Limited surveys suggest that one in five patients in India with chronic pain do not find relief despite being under medical treatment, specialists in the ISSP said.

“We believe there is under-treatment, over-treatment, direct over-the-counter purchase of medicines by patients, and erratic treatment,” said Parmanand Jain, ISSP president and professor of anaesthesia at the Tata Memorial Hospital, Mumbai. “We’re hoping these pain management algorithms will improve this situation.”

The protocols, developed primarily for the medical community, will provide a well- defined sequence of diagnostic investigations and the line of treatment for specific conditions associated with acute or chronic pain.

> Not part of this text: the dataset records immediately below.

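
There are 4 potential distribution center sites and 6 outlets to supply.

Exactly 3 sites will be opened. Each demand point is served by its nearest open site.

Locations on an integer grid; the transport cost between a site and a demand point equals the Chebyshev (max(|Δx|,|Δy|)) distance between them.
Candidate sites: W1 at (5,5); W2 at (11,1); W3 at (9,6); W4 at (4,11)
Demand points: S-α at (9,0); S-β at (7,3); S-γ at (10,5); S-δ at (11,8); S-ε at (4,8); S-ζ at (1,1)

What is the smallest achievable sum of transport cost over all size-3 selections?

14

Open {W1, W2, W3}.
  S-α→W2 2, S-β→W1 2, S-γ→W3 1, S-δ→W3 2, S-ε→W1 3, S-ζ→W1 4  ⇒ total 14.
Compare {W1, W3, W4}: total 17.
Compare {W2, W3, W4}: total 19.
No size-3 selection does better; minimum is 14.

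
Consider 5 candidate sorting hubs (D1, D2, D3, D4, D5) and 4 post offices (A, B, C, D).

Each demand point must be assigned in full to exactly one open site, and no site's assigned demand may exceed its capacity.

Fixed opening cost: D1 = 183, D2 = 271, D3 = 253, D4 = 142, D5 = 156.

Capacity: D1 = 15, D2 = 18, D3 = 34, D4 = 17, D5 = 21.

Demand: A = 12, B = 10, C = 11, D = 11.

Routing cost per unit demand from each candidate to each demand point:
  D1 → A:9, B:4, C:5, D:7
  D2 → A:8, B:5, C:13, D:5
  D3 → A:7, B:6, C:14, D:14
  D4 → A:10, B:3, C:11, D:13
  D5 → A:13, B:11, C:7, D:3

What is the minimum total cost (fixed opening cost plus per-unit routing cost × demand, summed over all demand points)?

740

Open {D3, D5}; cheapest assignment that respects the capacities:
  D3 (cap 34, load 33): A, B, C — cost 12×7 + 10×6 + 11×14 = 298
  D5 (cap 21, load 11): D — cost 11×3 = 33
  Shipping 331, fixed 409 → total 740.
  Any other capacity-feasible assignment to {D3, D5} ships for at least 331.
Compare {D1, D3}: its best feasible assignment gives total 789.
Compare {D1, D4, D5}: its best feasible assignment gives total 799.
Every other set of open sites that can feasibly serve all demand totals ≥ 789 even under its best assignment. Minimum: 740.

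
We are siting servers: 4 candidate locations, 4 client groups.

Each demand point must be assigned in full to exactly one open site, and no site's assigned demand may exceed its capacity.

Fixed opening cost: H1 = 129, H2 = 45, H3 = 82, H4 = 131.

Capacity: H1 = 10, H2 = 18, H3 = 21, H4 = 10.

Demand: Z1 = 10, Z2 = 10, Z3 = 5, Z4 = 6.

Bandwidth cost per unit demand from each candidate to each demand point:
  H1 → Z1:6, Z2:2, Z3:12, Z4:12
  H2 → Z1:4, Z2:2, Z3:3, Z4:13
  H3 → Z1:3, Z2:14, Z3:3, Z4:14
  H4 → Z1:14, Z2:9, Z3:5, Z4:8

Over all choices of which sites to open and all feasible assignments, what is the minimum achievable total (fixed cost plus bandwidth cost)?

270

Open {H2, H3}; cheapest assignment that respects the capacities:
  H2 (cap 18, load 16): Z2, Z4 — cost 10×2 + 6×13 = 98
  H3 (cap 21, load 15): Z1, Z3 — cost 10×3 + 5×3 = 45
  Shipping 143, fixed 127 → total 270.
  Any other capacity-feasible assignment to {H2, H3} ships for at least 143.
Compare {H1, H3}: its best feasible assignment gives total 360.
Compare {H2, H3, H4}: its best feasible assignment gives total 371.
Every other set of open sites that can feasibly serve all demand totals ≥ 360 even under its best assignment. Minimum: 270.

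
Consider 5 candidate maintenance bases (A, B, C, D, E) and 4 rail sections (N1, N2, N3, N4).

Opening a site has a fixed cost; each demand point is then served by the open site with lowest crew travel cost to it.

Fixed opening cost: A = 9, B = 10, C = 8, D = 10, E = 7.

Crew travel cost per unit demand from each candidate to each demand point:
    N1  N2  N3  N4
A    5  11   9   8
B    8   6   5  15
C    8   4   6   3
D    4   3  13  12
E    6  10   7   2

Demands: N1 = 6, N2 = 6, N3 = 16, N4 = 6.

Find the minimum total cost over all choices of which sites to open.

Open {B, D, E}: assign each demand point to its cheapest open site.
  N1→D 6×4=24, N2→D 6×3=18, N3→B 16×5=80, N4→E 6×2=12
  crew travel cost 134, fixed 27 → total 161.
Compare {B, C, D}: crew travel cost 140 + fixed 28 = 168.
Compare {B, C, D, E}: crew travel cost 134 + fixed 35 = 169.
Compare {A, B, D, E}: crew travel cost 134 + fixed 36 = 170.
All other subsets cost ≥ 168. Minimum total cost: 161.

161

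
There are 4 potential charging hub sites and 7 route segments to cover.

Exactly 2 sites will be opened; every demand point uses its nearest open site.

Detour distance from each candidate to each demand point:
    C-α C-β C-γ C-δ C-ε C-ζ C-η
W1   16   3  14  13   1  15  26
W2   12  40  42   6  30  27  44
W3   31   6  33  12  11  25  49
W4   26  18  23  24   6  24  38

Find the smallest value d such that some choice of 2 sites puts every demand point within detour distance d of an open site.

26

Open {W1, W2}.
  Farthest demand point is C-η at detour distance 26 (to W1); all others are ≤ 26.
With {W1, W3} the worst case is 26.
With {W1, W4} the worst case is 26.
No size-2 selection achieves below 26.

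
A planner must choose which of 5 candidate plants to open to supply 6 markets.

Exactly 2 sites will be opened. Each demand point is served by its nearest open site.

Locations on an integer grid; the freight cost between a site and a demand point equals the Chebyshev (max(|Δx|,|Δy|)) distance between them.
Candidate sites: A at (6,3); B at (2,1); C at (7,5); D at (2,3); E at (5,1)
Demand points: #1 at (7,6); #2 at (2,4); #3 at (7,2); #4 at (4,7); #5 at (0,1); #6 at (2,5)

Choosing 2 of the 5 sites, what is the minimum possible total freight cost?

12

Open {C, D}.
  #1→C 1, #2→D 1, #3→C 3, #4→C 3, #5→D 2, #6→D 2  ⇒ total 12.
Compare {A, D}: total 13.
Compare {B, C}: total 16.
No size-2 selection does better; minimum is 12.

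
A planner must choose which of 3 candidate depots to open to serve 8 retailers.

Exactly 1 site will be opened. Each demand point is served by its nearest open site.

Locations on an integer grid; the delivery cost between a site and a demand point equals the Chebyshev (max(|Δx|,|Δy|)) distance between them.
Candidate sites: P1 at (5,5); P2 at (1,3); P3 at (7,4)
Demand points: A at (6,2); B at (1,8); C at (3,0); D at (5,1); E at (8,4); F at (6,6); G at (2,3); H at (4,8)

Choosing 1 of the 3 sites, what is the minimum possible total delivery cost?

Open {P1}.
  A→P1 3, B→P1 4, C→P1 5, D→P1 4, E→P1 3, F→P1 1, G→P1 3, H→P1 3  ⇒ total 26.
Compare {P3}: total 27.
Compare {P2}: total 35.

26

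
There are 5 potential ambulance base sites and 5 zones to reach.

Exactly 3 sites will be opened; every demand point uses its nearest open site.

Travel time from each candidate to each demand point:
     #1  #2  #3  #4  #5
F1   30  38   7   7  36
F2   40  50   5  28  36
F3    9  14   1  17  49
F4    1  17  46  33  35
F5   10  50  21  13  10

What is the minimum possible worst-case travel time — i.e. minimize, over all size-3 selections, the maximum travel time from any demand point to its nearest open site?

Open {F1, F3, F5}.
  Farthest demand point is #2 at travel time 14 (to F3); all others are ≤ 14.
With {F2, F3, F5} the worst case is 14.
With {F3, F4, F5} the worst case is 14.
No size-3 selection achieves below 14.

14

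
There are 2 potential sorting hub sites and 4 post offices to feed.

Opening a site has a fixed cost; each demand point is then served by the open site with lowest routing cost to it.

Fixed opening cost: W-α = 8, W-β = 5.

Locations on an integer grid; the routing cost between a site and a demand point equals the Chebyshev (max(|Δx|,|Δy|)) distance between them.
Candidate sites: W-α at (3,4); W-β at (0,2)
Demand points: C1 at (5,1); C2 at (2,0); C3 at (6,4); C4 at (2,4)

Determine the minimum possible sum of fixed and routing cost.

Open {W-α}: assign each demand point to its cheapest open site.
  C1→W-α 3, C2→W-α 4, C3→W-α 3, C4→W-α 1
  routing cost 11, fixed 8 → total 19.
Compare {W-β}: routing cost 15 + fixed 5 = 20.
Compare {W-α, W-β}: routing cost 9 + fixed 13 = 22.

19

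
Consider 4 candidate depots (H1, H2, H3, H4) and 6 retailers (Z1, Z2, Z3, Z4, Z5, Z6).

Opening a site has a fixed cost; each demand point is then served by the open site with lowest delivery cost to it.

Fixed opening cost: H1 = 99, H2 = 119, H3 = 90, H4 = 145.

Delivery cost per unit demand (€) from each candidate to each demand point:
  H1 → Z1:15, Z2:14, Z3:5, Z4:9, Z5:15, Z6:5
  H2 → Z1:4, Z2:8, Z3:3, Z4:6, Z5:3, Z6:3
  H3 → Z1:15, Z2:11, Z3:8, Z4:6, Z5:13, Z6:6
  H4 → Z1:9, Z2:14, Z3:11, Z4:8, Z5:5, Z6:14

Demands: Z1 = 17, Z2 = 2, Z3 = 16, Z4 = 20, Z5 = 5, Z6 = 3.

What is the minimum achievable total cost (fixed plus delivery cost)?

Open {H2}: assign each demand point to its cheapest open site.
  Z1→H2 17×4=68, Z2→H2 2×8=16, Z3→H2 16×3=48, Z4→H2 20×6=120, Z5→H2 5×3=15, Z6→H2 3×3=9
  delivery cost 276, fixed 119 → total 395.
Compare {H2, H3}: delivery cost 276 + fixed 209 = 485.
Compare {H1, H2}: delivery cost 276 + fixed 218 = 494.
Compare {H2, H4}: delivery cost 276 + fixed 264 = 540.
All other subsets cost ≥ 485. Minimum total cost: 395.

395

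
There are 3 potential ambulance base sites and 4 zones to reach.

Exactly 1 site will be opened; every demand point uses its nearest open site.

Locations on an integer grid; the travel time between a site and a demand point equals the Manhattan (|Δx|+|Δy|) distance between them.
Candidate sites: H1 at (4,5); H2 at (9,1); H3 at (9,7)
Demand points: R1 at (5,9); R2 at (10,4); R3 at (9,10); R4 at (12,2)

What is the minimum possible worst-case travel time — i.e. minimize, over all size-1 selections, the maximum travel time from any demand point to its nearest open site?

8

Open {H3}.
  Farthest demand point is R4 at travel time 8 (to H3); all others are ≤ 8.
With {H1} the worst case is 11.
With {H2} the worst case is 12.
No size-1 selection achieves below 8.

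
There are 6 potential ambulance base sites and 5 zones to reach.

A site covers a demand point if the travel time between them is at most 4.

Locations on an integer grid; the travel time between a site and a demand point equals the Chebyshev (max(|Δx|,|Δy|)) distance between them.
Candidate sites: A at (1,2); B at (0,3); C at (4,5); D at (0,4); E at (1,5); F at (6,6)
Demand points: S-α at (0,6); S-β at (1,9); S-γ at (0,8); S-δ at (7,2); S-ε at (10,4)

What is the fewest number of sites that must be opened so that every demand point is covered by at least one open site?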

Pain specialists are hoping the protocols will also help keep patients away from diagnostic procedures such as magnetic resonance imaging (MRI) scans, and even surgery, when they are not required.

Patients with low back pain are usually given mild painkillers and advised rest. If the pain doesn’t go away or gets worse and MRI scans show degenerative changes in the vertebral discs, it doesn’t mean surgery is required.

“Three out of four persons without any back pain may also show changes in MRI scans. So, the changes (in those with pain) may not be causing the pain at all,” said K. Jawahar Choudhury, senior pain management consultant at Apollo Hospital, Delhi.

As for over-treatment, many pain specialists believe the long-term abuse of painkillers is contributing significantly to the country’s burden of kidney disease.

But ISSP members concede that doctors in India are sometimes compelled to prescribe inappropriate treatment to cancer patients because morphine, a key pain-killer, isn’t easily available. The drug is distributed only through licensed clinics.

“We’ve been telling the narcotics control bureau to expand the distribution of morphine,” said Geeta Joshi, anaesthesiology professor at the Regional Cancer Centre, Ahmedabad. India’s per head consumption of morphine is 0.6mg, whereas the world and US figures are 5.93mg and 76mg, respectively.